Our rental agreement ended the day before we exchanged and completed (had already given LL 1 month notice as per agreement) so had to ask very nicely from the LL can we stay another month. We exchanged and completed on the same day so I'm not sure why your seller wants 8 weeks between? The norm is 7 days afaik. If you are still within your rental agreement the notice period will be set out in your contract.

CotswoldStrife Mon 16-Oct-17 00:41:36

We sold a property and our buyers buyers were renting so we had a month between exchange and completion. We knew about the renters down the chain so were expecting a gap, but 8 weeks is a bit long - can you ask your landlord for a shorter time?

We were happy to exchange though, because it meant our buyers couldn't back out after that point (even though it was their buyer who was renting).
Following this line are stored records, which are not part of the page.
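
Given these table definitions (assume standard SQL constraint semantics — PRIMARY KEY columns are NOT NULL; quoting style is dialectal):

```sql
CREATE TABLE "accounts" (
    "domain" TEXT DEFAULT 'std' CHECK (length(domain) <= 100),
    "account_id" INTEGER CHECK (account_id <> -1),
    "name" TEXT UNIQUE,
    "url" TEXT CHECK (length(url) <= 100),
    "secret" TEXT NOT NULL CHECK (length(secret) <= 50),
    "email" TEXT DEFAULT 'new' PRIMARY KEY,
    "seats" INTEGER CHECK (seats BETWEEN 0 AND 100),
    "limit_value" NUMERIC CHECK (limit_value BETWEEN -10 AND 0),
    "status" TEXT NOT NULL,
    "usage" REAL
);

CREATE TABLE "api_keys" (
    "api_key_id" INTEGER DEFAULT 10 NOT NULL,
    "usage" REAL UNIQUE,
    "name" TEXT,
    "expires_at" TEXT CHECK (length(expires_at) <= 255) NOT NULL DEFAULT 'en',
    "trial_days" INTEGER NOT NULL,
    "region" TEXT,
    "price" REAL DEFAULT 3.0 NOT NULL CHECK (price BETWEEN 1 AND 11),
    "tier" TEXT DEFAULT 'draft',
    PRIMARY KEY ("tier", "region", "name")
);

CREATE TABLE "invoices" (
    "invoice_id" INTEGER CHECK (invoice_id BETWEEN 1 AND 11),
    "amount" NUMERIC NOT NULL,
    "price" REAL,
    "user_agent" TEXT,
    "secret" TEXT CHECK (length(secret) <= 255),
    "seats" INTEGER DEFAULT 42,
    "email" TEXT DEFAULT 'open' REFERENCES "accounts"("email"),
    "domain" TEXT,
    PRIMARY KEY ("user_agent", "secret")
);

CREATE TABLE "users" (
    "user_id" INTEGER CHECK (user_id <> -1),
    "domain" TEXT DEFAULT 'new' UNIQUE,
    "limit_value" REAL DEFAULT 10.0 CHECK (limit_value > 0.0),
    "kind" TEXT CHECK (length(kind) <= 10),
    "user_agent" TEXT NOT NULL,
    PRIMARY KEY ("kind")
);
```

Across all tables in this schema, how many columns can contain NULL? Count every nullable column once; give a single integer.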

GrockleBocs Mon 16-Oct-17 00:43:11

Could you afford to have a 1 month overlap and a 4 week gap between exchange and completion?
If they aren't reliant on the sale then you are in the weaker position, but if you're ready to exchange, it will take them longer to go back to market than it will to wait 2 months for you.
If you're prepared to walk away then I'd stick to your guns. 8 weeks or you walk away.

RedastheRose Tue 17-Oct-17 00:31:47

If you mean it then play hardball. Tell the agents and your solicitor that unless they agree to the two months between exchange and completion and exchange takes place this week you are walking away. If, as you say, it is a falling market then they will probably comply, but you have to be willing to be as good as your word.